SpotOn, the restaurant software and payments company, recently announced in its State of Restaurant Tech Report that the top challenges operators are facing in the next six months are rising costs, operational complexity and labor management – all challenges that consume many hours of an operator’s time. Labor management alone, according to the report, takes up more than 16 hours of a manager’s time each week. The time spent can be deceiving: An individual task like verifying staff clock-in may not take up much time on its own, but the hours add up. When you consider your top challenges in the coming months, do you know how much time you’re spending on what?

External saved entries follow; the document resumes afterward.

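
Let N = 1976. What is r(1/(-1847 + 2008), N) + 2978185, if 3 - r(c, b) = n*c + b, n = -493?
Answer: 479170625/161 ≈ 2.9762e+6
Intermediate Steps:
r(c, b) = 3 - b + 493*c (r(c, b) = 3 - (-493*c + b) = 3 - (b - 493*c) = 3 + (-b + 493*c) = 3 - b + 493*c)
r(1/(-1847 + 2008), N) + 2978185 = (3 - 1*1976 + 493/(-1847 + 2008)) + 2978185 = (3 - 1976 + 493/161) + 2978185 = -317160/161 + 2978185 = 479170625/161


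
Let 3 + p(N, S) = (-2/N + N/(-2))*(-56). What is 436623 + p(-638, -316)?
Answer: 133583108/319 ≈ 4.1876e+5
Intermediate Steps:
p(N, S) = -3 + 28*N + 112/N (p(N, S) = -3 + (-2/N + N/(-2))*(-56) = -3 + (-2/N + N*(-½))*(-56) = -3 + (-2/N - N/2)*(-56) = -3 + (28*N + 112/N) = -3 + 28*N + 112/N)
436623 + p(-638, -316) = 436623 + (-3 + 28*(-638) + 112/(-638)) = 436623 + (-3 - 17864 + 112*(-1/638)) = 436623 + (-3 - 17864 - 56/319) = 436623 - 5699629/319 = 133583108/319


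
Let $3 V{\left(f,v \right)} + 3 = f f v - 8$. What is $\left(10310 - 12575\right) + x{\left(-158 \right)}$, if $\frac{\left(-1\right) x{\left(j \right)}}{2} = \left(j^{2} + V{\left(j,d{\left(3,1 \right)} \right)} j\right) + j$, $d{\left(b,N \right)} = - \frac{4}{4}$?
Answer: $-2682577$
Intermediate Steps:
$d{\left(b,N \right)} = -1$ ($d{\left(b,N \right)} = \left(-4\right) \frac{1}{4} = -1$)
$V{\left(f,v \right)} = - \frac{11}{3} + \frac{v f^{2}}{3}$ ($V{\left(f,v \right)} = -1 + \frac{f f v - 8}{3} = -1 + \frac{f^{2} v - 8}{3} = -1 + \frac{v f^{2} - 8}{3} = -1 + \frac{-8 + v f^{2}}{3} = -1 + \left(- \frac{8}{3} + \frac{v f^{2}}{3}\right) = - \frac{11}{3} + \frac{v f^{2}}{3}$)
$x{\left(j \right)} = - 2 j - 2 j^{2} - 2 j \left(- \frac{11}{3} - \frac{j^{2}}{3}\right)$ ($x{\left(j \right)} = - 2 \left(\left(j^{2} + \left(- \frac{11}{3} + \frac{1}{3} \left(-1\right) j^{2}\right) j\right) + j\right) = - 2 \left(\left(j^{2} + \left(- \frac{11}{3} - \frac{j^{2}}{3}\right) j\right) + j\right) = - 2 \left(\left(j^{2} + j \left(- \frac{11}{3} - \frac{j^{2}}{3}\right)\right) + j\right) = - 2 \left(j + j^{2} + j \left(- \frac{11}{3} - \frac{j^{2}}{3}\right)\right) = - 2 j - 2 j^{2} - 2 j \left(- \frac{11}{3} - \frac{j^{2}}{3}\right)$)
$\left(10310 - 12575\right) + x{\left(-158 \right)} = \left(10310 - 12575\right) + \frac{2}{3} \left(-158\right) \left(8 + \left(-158\right)^{2} - -474\right) = -2265 + \frac{2}{3} \left(-158\right) \left(8 + 24964 + 474\right) = -2265 + \frac{2}{3} \left(-158\right) 25446 = -2265 - 2680312 = -2682577$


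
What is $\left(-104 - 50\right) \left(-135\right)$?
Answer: $20790$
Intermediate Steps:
$\left(-104 - 50\right) \left(-135\right) = \left(-154\right) \left(-135\right) = 20790$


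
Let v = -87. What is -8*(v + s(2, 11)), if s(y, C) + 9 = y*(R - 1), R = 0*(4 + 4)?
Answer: 784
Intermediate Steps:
R = 0 (R = 0*8 = 0)
s(y, C) = -9 - y (s(y, C) = -9 + y*(0 - 1) = -9 + y*(-1) = -9 - y)
-8*(v + s(2, 11)) = -8*(-87 + (-9 - 1*2)) = -8*(-87 + (-9 - 2)) = -8*(-87 - 11) = -8*(-98) = 784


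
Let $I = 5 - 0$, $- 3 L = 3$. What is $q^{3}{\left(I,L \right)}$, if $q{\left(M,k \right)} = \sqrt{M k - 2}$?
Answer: $- 7 i \sqrt{7} \approx - 18.52 i$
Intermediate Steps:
$L = -1$ ($L = \left(- \frac{1}{3}\right) 3 = -1$)
$I = 5$ ($I = 5 + 0 = 5$)
$q{\left(M,k \right)} = \sqrt{-2 + M k}$
$q^{3}{\left(I,L \right)} = \left(\sqrt{-2 + 5 \left(-1\right)}\right)^{3} = \left(\sqrt{-2 - 5}\right)^{3} = \left(\sqrt{-7}\right)^{3} = \left(i \sqrt{7}\right)^{3} = - 7 i \sqrt{7}$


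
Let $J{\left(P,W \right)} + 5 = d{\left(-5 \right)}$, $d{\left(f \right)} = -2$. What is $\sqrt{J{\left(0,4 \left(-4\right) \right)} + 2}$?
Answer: $i \sqrt{5} \approx 2.2361 i$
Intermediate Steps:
$J{\left(P,W \right)} = -7$ ($J{\left(P,W \right)} = -5 - 2 = -7$)
$\sqrt{J{\left(0,4 \left(-4\right) \right)} + 2} = \sqrt{-7 + 2} = \sqrt{-5} = i \sqrt{5}$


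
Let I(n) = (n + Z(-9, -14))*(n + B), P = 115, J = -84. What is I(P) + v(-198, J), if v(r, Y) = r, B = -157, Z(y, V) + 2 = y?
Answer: -4566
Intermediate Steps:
Z(y, V) = -2 + y
I(n) = (-157 + n)*(-11 + n) (I(n) = (n + (-2 - 9))*(n - 157) = (n - 11)*(-157 + n) = (-11 + n)*(-157 + n) = (-157 + n)*(-11 + n))
I(P) + v(-198, J) = (1727 + 115**2 - 168*115) - 198 = (1727 + 13225 - 19320) - 198 = -4368 - 198 = -4566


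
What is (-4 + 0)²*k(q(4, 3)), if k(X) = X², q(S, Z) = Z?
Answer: 144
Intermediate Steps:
(-4 + 0)²*k(q(4, 3)) = (-4 + 0)²*3² = (-4)²*9 = 16*9 = 144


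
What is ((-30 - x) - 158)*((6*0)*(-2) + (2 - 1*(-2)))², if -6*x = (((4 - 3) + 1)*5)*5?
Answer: -8624/3 ≈ -2874.7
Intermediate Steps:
x = -25/3 (x = -((4 - 3) + 1)*5*5/6 = -(1 + 1)*5*5/6 = -2*5*5/6 = -5*5/3 = -⅙*50 = -25/3 ≈ -8.3333)
((-30 - x) - 158)*((6*0)*(-2) + (2 - 1*(-2)))² = ((-30 - 1*(-25/3)) - 158)*((6*0)*(-2) + (2 - 1*(-2)))² = ((-30 + 25/3) - 158)*(0*(-2) + (2 + 2))² = (-65/3 - 158)*(0 + 4)² = -539/3*4² = -539/3*16 = -8624/3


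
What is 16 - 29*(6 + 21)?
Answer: -767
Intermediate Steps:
16 - 29*(6 + 21) = 16 - 29*27 = 16 - 783 = -767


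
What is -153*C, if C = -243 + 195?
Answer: 7344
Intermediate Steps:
C = -48
-153*C = -153*(-48) = 7344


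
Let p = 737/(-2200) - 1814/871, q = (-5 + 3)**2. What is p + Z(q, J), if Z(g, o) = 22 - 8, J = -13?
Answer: 2017643/174200 ≈ 11.582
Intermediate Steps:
q = 4 (q = (-2)**2 = 4)
Z(g, o) = 14
p = -421157/174200 (p = 737*(-1/2200) - 1814*1/871 = -67/200 - 1814/871 = -421157/174200 ≈ -2.4177)
p + Z(q, J) = -421157/174200 + 14 = 2017643/174200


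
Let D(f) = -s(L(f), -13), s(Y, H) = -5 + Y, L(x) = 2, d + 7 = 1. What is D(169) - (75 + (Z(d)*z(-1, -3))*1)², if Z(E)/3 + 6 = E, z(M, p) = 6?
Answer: -19878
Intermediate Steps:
d = -6 (d = -7 + 1 = -6)
Z(E) = -18 + 3*E
D(f) = 3 (D(f) = -(-5 + 2) = -1*(-3) = 3)
D(169) - (75 + (Z(d)*z(-1, -3))*1)² = 3 - (75 + ((-18 + 3*(-6))*6)*1)² = 3 - (75 + ((-18 - 18)*6)*1)² = 3 - (75 - 36*6*1)² = 3 - (75 - 216*1)² = 3 - (75 - 216)² = 3 - 1*(-141)² = 3 - 1*19881 = 3 - 19881 = -19878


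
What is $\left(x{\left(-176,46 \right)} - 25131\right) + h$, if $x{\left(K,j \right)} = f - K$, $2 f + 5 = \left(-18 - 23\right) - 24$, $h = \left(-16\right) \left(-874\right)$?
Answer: $-11006$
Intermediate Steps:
$h = 13984$
$f = -35$ ($f = - \frac{5}{2} + \frac{\left(-18 - 23\right) - 24}{2} = - \frac{5}{2} + \frac{-41 - 24}{2} = - \frac{5}{2} + \frac{1}{2} \left(-65\right) = - \frac{5}{2} - \frac{65}{2} = -35$)
$x{\left(K,j \right)} = -35 - K$
$\left(x{\left(-176,46 \right)} - 25131\right) + h = \left(\left(-35 - -176\right) - 25131\right) + 13984 = \left(\left(-35 + 176\right) - 25131\right) + 13984 = \left(141 - 25131\right) + 13984 = -24990 + 13984 = -11006$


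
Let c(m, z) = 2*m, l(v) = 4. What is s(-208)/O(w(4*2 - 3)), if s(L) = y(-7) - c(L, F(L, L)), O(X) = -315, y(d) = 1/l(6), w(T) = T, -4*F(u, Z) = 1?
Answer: -37/28 ≈ -1.3214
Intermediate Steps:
F(u, Z) = -¼ (F(u, Z) = -¼*1 = -¼)
y(d) = ¼ (y(d) = 1/4 = ¼)
s(L) = ¼ - 2*L
s(-208)/O(w(4*2 - 3)) = (¼ - 2*(-208))/(-315) = (¼ + 416)*(-1/315) = (1665/4)*(-1/315) = -37/28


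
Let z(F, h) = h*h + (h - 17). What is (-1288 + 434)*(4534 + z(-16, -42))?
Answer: -5328106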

Assess your biggest time eaters – and understand how much each task takes relative to others. There may be an easy tech-driven fix that can help you remove some of the burden from your staff and allow you to focus more time on tasks that drive business and cut costs.
As consumers have used digital channels more frequently to order restaurant food in recent years, many independent restaurants have been lagging with the mobile tech needed to facilitate those transactions. According to the June edition of the Digital Divide study, which included data from a PYMNTS survey of approximately 2,400 adults who regularly purchase food from restaurants, 56 percent of chain restaurants offer mobile order-ahead capabilities, compared with only 31 percent of independents. Low-cost tools to help eliminate the snags from the ordering process will become increasingly important. Fortunately, some companies are focusing on supporting independent restaurants’ tech transition to help level the playing field. ItsaCheckmate, for one, recently announced it would be launching an integration for small and medium-sized businesses that would enable direct ordering through Google’s search and maps functions.
Your business should allow you to collect a wide range of data about your restaurant, but more importantly, it needs to help you make connections between those disparate pieces of information, enabling you to make apples-to-apples comparisons across your locations. Looking at your business, are there processes that are either manual or are occurring in some locations but not others? Eliminating the loose ends will help you to see clearer patterns across such areas as employee and store performance, guest response to your promotions, and average check totals – and will empower you to make more informed conclusions across your business.
A new rule issued by the Federal Reserve brings consistency to how debit card transactions are processed online or in person – and it comes as welcome news to many restaurant operators that had to pivot to accommodate contactless payments over the course of the past two years. The rule requires debit card issuers to enable at least two unaffiliated networks to process all debit card transactions, including “card not present” (CNP) or online payments. CNP transactions have historically cost more for businesses to process than in-store payments. The National Restaurant Association believes that the shift to more unaffiliated networks could translate to less expensive swipe fees for CNP debit card transactions. Further, the rule will also incentivize card payment networks to improve their fraud-prevention capabilities and help operators identify theft and data breaches more readily.